Possible language changes

Boehm, Hans hans.boehm at hp.com
Tue Mar 1 01:55:07 GMT 2005


Ben -

I think this is useful, but we might be getting ahead of ourselves
a bit.

Should we try to first identify the important issues and then try
to get a preliminary consensus to run past the C++ committee?  I think
your list is helpful in identifying the issues.

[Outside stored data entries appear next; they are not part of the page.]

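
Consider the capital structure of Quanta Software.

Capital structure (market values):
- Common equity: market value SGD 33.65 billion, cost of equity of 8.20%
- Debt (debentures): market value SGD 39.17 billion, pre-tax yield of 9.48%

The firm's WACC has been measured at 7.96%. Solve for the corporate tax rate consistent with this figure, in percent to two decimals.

Total capital V = 33.65 + 39.17 = 72.82.
Equity weight = 33.65/72.82 = 0.4621.
Debentures weight = 39.17/72.82 = 0.5379.
Equity contribution = 0.4621 × 8.2% = 3.7892%.
Debt contribution must be 7.96% − 3.7892% = 4.1708%.
0.5379 × 9.48% × (1 − T) = 4.1708%  ⇒  (1 − T) = 0.8179.
T = 18.2086%.

18.21%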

Based on an earlier message from Herb Sutter, it sounds like it would
be useful to trey to have someone at the Lillehammer meeting and get
some feedback on some of these issues.  Is someone planning on being
there
anyway?  Does anyone know what the deadline is for getting something
into the mailing for that meeting?

On the memory model side, I think the major identified issue is

1) Do we leave the semantics of programs containing races undefined?
The only people who have commented on this are somewhat in favor, I
think.

Other known issues:

2) Can we restrict the compiler introduction of visible writes to 
only the bit-field case?
I would argue "yes".  Otherwise we need an alternate, weaker
restriction.
Note that the way I've phrased this, it disallows speculative register
promotion, which is now done by many compilers.  I know of no way to
avoid that.

3) Should we allow the compiler to reload local variable from globals,
as some compiler do now.  Assuming the answer to (1) is yes, I think the
answer here is implicitly "yes".

4) Should volatile reads/writes count as synchronization operations and
have acquire/release semantics as in Java?  I would argue yes.  But this
is a significant change on many platforms (though not Itanium), and is
controversial.

5) Should initialization of function-scoped statics be implicitly
synchronized?
I think we need to figure out what implementations currently do.  My
personal opinion is probably no, but I already lost this argument once
when the Itanium ABI was designed.  (Argument pro: The shared variable
is compiler-introduced, and hence it would be very hard for the
programmer
to explicitly synchronize.  Argument con: It introduces potentially
expensive synchronization where it is likely to never be needed,
and they're hidden from the programmer's view.  It
requires the compiler to generate implicit calls into the thread
runtime.
Drastic alternative:  Deprecate the construct in the hard cases.)
Opinions? 

6) I'm sure there are issues with exceptions, but I haven't looked
deeply.  Anybody want to point out what they are?

Anything else?

Hans

> -----Original Message-----
> From: Ben Hutchings [mailto:ben at decadentplace.org.uk] 
> Sent: Sunday, February 27, 2005 5:28 AM
> To: Andrei Alexandrescu; Boehm, Hans; Kevlin Henney; Bill 
> Pugh; Douglas C. Schmidt; Doug Lea; Jim Rogers; Maged 
> Michael; asharji at plg.uwaterloo.ca; Richard Bilson
> Subject: Possible language changes
> 
> 
> Here's a list I came up with some months ago, but only posted 
> to the mailing list that I hastily set up and which we 
> haven't used.  I think I'm going to have a go at drafting an 
> actual proposal soon, but I don't know whether I'm really up 
> to that task.
> 
> I skimmed through the language part of the standard, looking 
> for anything that might be affected by concurrency.
> 
> Most importantly:
> 
> 1.3 [intro.defs] We may need to add definitions of "thread" 
> and other terms.
> 
> 1.9/6-11 [intro.execution] We need to change the 
> specification of the sequencing of operations and the 
> definition of observable behaviour to allow for concurrency 
> and synchronisation.  We may wish to specify more precise 
> semantics for volatile.
> 
> 3.6.1, 3.6.3 [basic.start.main, basic.start.term] We should 
> either specify what happens if main exits or if exit() or 
> abort() is called while multiple threads exist, or else state 
> that this results in undefined behaviour.
> 
> 3.6.2/3 [basic.start.init] We should specify that static 
> initialisation at namespace scope is always synchronised if 
> done while multiple threads exist.
> 
> 6.7/4 [stmt.dcl] We should specify static initialisation at 
> local scope in such a way that it can be or is always synchronised.
> 
> 15 [except] We must change some parts of this slightly to 
> allow for concurrency, including at least 15.1/7, 15.1/8, 
> 15.2/1, 15.2/2, 15.5.3
> 
> Plus optionally:
> 
> 2.11 [lex.key] We may wish to add keywords.
> 
> 6 [stmt.stmt] We may wish to add synchronisation statements.
> 
> 7 [dcl.dcl] We may wish to add some new form of declaration.
> 
> -- 
> Ben Hutchings
> Life would be so much easier if we could look at the source code.